Abstract

Intensive development of ultrafast electronics requires materials with high-frequency spin dynamics. In this light, the insulators that possess the magnetization precession phenomenon due to magnetic anisotropy are dark horses. On the one hand, modern hard magnetic materials reveal relatively moderate resonance frequencies of the ferromagnetic mode (generally, dozens of GHz), which are lower than the frequencies of the antiferromagnetic resonances; on the other hand, the research in this area is quite scanty, which implies a room for a breakthrough. Here, an example of a hard ferrimagnetic insulator (cobalt ferrite CoFe2O4) was obtained in the form of nanoparticles and bulk ceramics via high-temperature methods.

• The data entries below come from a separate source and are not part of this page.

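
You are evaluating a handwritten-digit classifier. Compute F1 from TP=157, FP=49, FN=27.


Precision = 157/206 = 0.7621
Recall = 157/184 = 0.8533
F1 = 2·P·R/(P+R) = 2·TP/(2·TP+FP+FN) = 314/(314+49+27) = 314/390 = 0.8051

0.8051


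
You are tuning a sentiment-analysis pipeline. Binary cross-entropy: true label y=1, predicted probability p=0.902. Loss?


BCE = -[y·ln(p) + (1-y)·ln(1-p)]
= -1·ln(0.902) - 0
= -ln(0.902) = 0.1031

0.1031


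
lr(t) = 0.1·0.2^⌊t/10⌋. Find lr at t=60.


n_drops = ⌊60/10⌋ = 6
lr = 0.1·0.2^6 = 0.1·0.000064 = 0.0000064

0.0000064


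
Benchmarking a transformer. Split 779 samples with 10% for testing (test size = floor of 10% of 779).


Test = ⌊779·10/100⌋ = 77
Train = 779 - 77 = 702

Train: 702, Test: 77


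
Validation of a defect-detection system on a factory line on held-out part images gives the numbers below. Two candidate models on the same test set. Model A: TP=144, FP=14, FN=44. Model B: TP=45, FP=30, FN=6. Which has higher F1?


Model A: P=144/158=0.9114, R=144/188=0.766, F1=2PR/(P+R)=2TP/(2TP+FP+FN)=288/346=0.8324
Model B: P=45/75=0.6, R=45/51=0.8824, F1=2PR/(P+R)=2TP/(2TP+FP+FN)=90/126=0.7143
0.8324 > 0.7143 → Model A

Model A


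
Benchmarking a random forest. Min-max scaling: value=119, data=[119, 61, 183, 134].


min=61, max=183
(119-61)/(183-61) = 58/122 = 0.4754

0.4754


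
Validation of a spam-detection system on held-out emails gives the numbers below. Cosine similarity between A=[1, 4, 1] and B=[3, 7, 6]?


A·B = 1·3 + 4·7 + 1·6 = 37
‖A‖ = √18 = 4.2426, ‖B‖ = √94 = 9.6954
cos = 37/(√18·√94) = 37/√1692 = 0.8995

0.8995


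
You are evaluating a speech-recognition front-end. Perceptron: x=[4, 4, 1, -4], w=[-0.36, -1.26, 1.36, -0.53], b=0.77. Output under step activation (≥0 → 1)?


z = (4)·(-0.36) + (4)·(-1.26) + (1)·(1.36) + (-4)·(-0.53) + 0.77
  = -2.23
step(z) = 0 (z<0)

0


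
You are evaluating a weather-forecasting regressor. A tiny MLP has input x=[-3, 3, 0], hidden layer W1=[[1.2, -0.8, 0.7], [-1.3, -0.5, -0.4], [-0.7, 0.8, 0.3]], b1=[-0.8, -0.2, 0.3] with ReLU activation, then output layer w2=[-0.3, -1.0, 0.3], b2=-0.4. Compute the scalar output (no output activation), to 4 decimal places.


z1[0] = (1.2)·(-3) + (-0.8)·(3) + (0.7)·(0) - 0.8 = -6.8
z1[1] = (-1.3)·(-3) + (-0.5)·(3) + (-0.4)·(0) - 0.2 = 2.2
z1[2] = (-0.7)·(-3) + (0.8)·(3) + (0.3)·(0) + 0.3 = 4.8
h = ReLU(z1) = [0.0, 2.2, 4.8]
output = (-0.3)·(0.0) + (-1.0)·(2.2) + (0.3)·(4.8) - 0.4 = -1.16

-1.16


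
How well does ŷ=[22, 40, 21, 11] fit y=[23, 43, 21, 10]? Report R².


ȳ = 24.25
SS_res = Σ(y-ŷ)² = 11
SS_tot = Σ(y-ȳ)² = 566.75
R² = 1 - SS_res/SS_tot = 1 - 0.0194 = 0.9806

0.9806


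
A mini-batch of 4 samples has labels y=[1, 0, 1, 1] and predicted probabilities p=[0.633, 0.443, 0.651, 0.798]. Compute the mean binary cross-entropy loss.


L[0] = -ln(0.633) = 0.4573
L[1] = -ln(1-0.443) = -ln(0.557) = 0.5852
L[2] = -ln(0.651) = 0.4292
L[3] = -ln(0.798) = 0.2256
mean = (0.4573 + 0.5852 + 0.4292 + 0.2256)/4 = 0.4243

0.4243


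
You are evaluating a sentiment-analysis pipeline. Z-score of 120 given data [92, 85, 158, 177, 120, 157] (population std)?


μ = 131.5, σ = 34.827
z = (120 - 131.5)/34.827 = -0.3302

-0.3302


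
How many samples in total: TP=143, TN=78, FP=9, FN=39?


Total = TP + TN + FP + FN
= 143 + 78 + 9 + 39
= 269
(Predicted positive: 152, predicted negative: 117)

269


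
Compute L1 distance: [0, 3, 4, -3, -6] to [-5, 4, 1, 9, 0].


d = |0+ 5| + |3-4| + |4-1| + |-3-9| + |-6-0|
  = 5 + 1 + 3 + 12 + 6
  = 27

27


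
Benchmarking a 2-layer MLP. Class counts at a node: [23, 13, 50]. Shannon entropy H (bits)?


Probabilities: [23/86, 13/86, 50/86] ≈ [0.2674, 0.1512, 0.5814]
H = -((23/86)·log₂(23/86) + (13/86)·log₂(13/86) + (50/86)·log₂(50/86))
  = 1.3758 bits

1.3758 bits


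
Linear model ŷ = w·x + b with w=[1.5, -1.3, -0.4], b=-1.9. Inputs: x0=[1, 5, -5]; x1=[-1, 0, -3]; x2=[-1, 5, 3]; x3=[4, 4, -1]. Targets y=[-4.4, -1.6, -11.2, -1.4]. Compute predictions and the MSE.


ŷ0 = (1.5)·(1) + (-1.3)·(5) + (-0.4)·(-5) - 1.9 = -4.9
ŷ1 = (1.5)·(-1) + (-1.3)·(0) + (-0.4)·(-3) - 1.9 = -2.2
ŷ2 = (1.5)·(-1) + (-1.3)·(5) + (-0.4)·(3) - 1.9 = -11.1
ŷ3 = (1.5)·(4) + (-1.3)·(4) + (-0.4)·(-1) - 1.9 = -0.7
errors² = [0.25, 0.36, 0.01, 0.49]
MSE = 1.1100/4 = 0.2775

0.2775


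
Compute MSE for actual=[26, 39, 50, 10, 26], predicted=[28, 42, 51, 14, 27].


Squared errors: (26-28)²=4, (39-42)²=9, (50-51)²=1, (10-14)²=16, (26-27)²=1
Sum = 31
MSE = 31/5 = 31/5

31/5


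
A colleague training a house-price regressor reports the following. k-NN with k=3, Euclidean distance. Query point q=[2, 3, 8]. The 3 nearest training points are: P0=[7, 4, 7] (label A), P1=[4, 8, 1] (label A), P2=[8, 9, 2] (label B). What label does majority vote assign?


d(q,P0) = 5.1962  (label A)
d(q,P1) = 8.8318  (label A)
d(q,P2) = 10.3923  (label B)
Votes: A=2, B=1
Majority → A

A


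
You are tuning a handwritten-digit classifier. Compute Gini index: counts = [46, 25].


Probabilities: [46/71, 25/71] ≈ [0.6479, 0.3521]
Σpᵢ² = (2116 + 625)/71² = 2741/5041
Gini = 1 - Σpᵢ² = 1 - 2741/5041 = 0.4563

0.4563


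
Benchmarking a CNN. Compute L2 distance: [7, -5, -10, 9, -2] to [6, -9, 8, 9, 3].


d = √((7-6)² + (-5+ 9)² + (-10-8)² + (9-9)² + (-2-3)²)
  = √(1 + 16 + 324 + 0 + 25)
  = √366 = 19.1311

19.1311


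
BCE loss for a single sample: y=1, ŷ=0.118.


BCE = -[y·ln(p) + (1-y)·ln(1-p)]
= -1·ln(0.118) - 0
= -ln(0.118) = 2.1371

2.1371


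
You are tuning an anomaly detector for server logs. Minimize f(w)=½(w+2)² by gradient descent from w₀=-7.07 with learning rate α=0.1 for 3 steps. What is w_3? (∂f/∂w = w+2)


step 1: grad = -7.07+2 = -5.07; w = -7.07 - 0.1·(-5.07) = -6.563
step 2: grad = -6.563+2 = -4.563; w = -6.563 - 0.1·(-4.563) = -6.1067
step 3: grad = -6.1067+2 = -4.1067; w = -6.1067 - 0.1·(-4.1067) = -5.69603

-5.69603


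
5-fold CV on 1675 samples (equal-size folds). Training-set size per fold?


Fold size = 1675/5 = 335
Training per fold = 1675 - 335 = 1340

1340


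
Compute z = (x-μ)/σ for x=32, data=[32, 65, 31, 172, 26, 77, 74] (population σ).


μ = 68.1429, σ = 46.8598
z = (32 - 68.1429)/46.8598 = -0.7713

-0.7713


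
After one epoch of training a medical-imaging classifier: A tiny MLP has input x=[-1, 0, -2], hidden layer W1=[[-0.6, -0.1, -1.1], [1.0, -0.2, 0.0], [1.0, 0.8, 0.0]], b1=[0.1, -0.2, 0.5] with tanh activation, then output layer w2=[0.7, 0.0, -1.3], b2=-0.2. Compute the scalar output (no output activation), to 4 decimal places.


z1[0] = (-0.6)·(-1) + (-0.1)·(0) + (-1.1)·(-2) + 0.1 = 2.9
z1[1] = (1.0)·(-1) + (-0.2)·(0) + (0.0)·(-2) - 0.2 = -1.2
z1[2] = (1.0)·(-1) + (0.8)·(0) + (0.0)·(-2) + 0.5 = -0.5
h = tanh(z1) = [0.994, -0.8337, -0.4621]
output = (0.7)·(0.994) + (0.0)·(-0.8337) + (-1.3)·(-0.4621) - 0.2 = 1.0965

1.0965


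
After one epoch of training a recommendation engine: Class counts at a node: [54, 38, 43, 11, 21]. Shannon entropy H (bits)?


Probabilities: [54/167, 38/167, 43/167, 11/167, 21/167] ≈ [0.3234, 0.2275, 0.2575, 0.0659, 0.1257]
H = -((54/167)·log₂(54/167) + (38/167)·log₂(38/167) + (43/167)·log₂(43/167) + (11/167)·log₂(11/167) + (21/167)·log₂(21/167))
  = 2.1513 bits

2.1513 bits


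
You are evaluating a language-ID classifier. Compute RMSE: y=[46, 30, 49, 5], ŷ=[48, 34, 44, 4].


MSE = 46/4 = 11.5
RMSE = √(46/4) = 3.3912

3.3912


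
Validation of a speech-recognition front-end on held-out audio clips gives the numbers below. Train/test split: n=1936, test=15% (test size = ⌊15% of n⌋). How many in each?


Test = ⌊1936·15/100⌋ = 290
Train = 1936 - 290 = 1646

Train: 1646, Test: 290


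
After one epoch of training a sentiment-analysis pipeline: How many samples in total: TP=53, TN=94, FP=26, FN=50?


Total = TP + TN + FP + FN
= 53 + 94 + 26 + 50
= 223
(Predicted positive: 79, predicted negative: 144)

223


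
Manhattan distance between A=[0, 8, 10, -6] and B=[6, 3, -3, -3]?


d = |0-6| + |8-3| + |10+ 3| + |-6+ 3|
  = 6 + 5 + 13 + 3
  = 27

27


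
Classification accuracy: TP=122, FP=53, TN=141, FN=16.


Accuracy = (TP+TN)/(TP+TN+FP+FN)
= (122+141)/(332)
= 263/332 = 79.22%

79.22%


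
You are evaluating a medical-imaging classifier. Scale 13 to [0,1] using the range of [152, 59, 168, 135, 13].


min=13, max=168
(13-13)/(168-13) = 0/155 = 0.0

0.0


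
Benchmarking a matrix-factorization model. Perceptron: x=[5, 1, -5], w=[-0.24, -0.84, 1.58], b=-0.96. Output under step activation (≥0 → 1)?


z = (5)·(-0.24) + (1)·(-0.84) + (-5)·(1.58) - 0.96
  = -10.9
step(z) = 0 (z<0)

0


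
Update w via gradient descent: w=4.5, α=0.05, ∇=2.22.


w_new = w - α·∇
= 4.5 - 0.05·2.22
= 4.5 - 0.111
= 4.389

4.389


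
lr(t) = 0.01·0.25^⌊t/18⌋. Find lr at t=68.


n_drops = ⌊68/18⌋ = 3
lr = 0.01·0.25^3 = 0.01·0.015625 = 0.00015625

0.00015625


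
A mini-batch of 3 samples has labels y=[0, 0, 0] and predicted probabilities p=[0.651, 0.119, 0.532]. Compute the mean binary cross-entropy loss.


L[0] = -ln(1-0.651) = -ln(0.349) = 1.0527
L[1] = -ln(1-0.119) = -ln(0.881) = 0.1267
L[2] = -ln(1-0.532) = -ln(0.468) = 0.7593
mean = (1.0527 + 0.1267 + 0.7593)/3 = 0.6462

0.6462


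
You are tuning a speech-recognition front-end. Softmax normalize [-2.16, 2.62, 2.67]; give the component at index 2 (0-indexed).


Exponentials: e^-2.16=0.1153, e^2.62=13.7357, e^2.67=14.44
Sum = 28.291
Softmax = [0.0041, 0.4855, 0.5104]
p[2] = 14.44/28.291 = 0.5104

0.5104


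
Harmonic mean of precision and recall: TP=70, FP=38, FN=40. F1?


Precision = 70/108 = 0.6481
Recall = 70/110 = 0.6364
F1 = 2·P·R/(P+R) = 2·TP/(2·TP+FP+FN) = 140/(140+38+40) = 140/218 = 0.6422

0.6422


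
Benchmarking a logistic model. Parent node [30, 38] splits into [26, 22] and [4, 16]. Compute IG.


Parent = [30, 38], H_parent = 0.99
H_left = 0.995 (n=48), H_right = 0.7219 (n=20)
H_children = (48/68)·0.995 + (20/68)·0.7219 = 0.9147
IG = 0.99 - 0.9147 = 0.0753

0.0753


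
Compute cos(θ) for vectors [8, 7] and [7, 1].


A·B = 8·7 + 7·1 = 63
‖A‖ = √113 = 10.6301, ‖B‖ = √50 = 7.0711
cos = 63/(√113·√50) = 63/√5650 = 0.8381

0.8381


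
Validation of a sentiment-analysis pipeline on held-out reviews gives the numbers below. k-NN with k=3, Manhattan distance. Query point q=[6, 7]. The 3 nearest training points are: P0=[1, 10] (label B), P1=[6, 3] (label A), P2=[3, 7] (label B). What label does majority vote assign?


d(q,P0) = 8  (label B)
d(q,P1) = 4  (label A)
d(q,P2) = 3  (label B)
Votes: A=1, B=2
Majority → B

B


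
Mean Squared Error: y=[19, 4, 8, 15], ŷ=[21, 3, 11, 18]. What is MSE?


Squared errors: (19-21)²=4, (4-3)²=1, (8-11)²=9, (15-18)²=9
Sum = 23
MSE = 23/4 = 23/4

23/4


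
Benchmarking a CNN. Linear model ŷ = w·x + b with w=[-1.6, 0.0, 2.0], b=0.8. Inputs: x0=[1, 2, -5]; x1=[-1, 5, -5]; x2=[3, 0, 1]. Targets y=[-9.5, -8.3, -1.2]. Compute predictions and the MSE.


ŷ0 = (-1.6)·(1) + (0.0)·(2) + (2.0)·(-5) + 0.8 = -10.8
ŷ1 = (-1.6)·(-1) + (0.0)·(5) + (2.0)·(-5) + 0.8 = -7.6
ŷ2 = (-1.6)·(3) + (0.0)·(0) + (2.0)·(1) + 0.8 = -2.0
errors² = [1.69, 0.49, 0.64]
MSE = 2.8200/3 = 0.94

0.94


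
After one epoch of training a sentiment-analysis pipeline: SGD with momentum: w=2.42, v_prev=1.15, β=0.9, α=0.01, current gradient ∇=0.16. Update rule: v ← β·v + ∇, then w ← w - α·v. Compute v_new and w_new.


v_new = 0.9·1.15 + 0.16 = 1.035 + 0.16 = 1.195
w_new = 2.42 - 0.01·1.195 = 2.42 - 0.01195 = 2.40805

v_new=1.195, w_new=2.40805


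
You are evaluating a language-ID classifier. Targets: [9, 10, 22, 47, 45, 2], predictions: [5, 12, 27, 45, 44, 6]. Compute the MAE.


Absolute errors: |9-5|=4, |10-12|=2, |22-27|=5, |47-45|=2, |45-44|=1, |2-6|=4
Sum = 18
MAE = 18/6 = 3

3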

Due to high magnetic anisotropy fields, the samples in a single domain state show broad hysteresis loops. The materials also possess intensive resonance absorption at frequencies higher than 0.20 THz in zero external magnetic fields. For the first time, natural ferromagnetic resonance (NFMR) frequencies higher than 0.30 THz were registered. The ceramic sample demonstrates the highest-known NFMR frequency of 0.35 THz. The model based on the Landau-Lifshitz equation was developed to explain the demonstrated magnetodynamic properties and shed light on those of hard ferrimagnets in general. The practical application of the electron resonances in hard magnetic insulators, including cobalt ferrite, Al-doped M-type hexaferrite, and epsilon iron oxide, is discussed. Our findings reveal that these materials should provide several orders of magnitude more powerful spin pumping at sub-terahertz/terahertz frequencies compared to insulating antiferromagnets, even under unpolarized irradiation and even in the absence of external magnetic fields. This opens new horizons for the development of practical ultrafast electronics.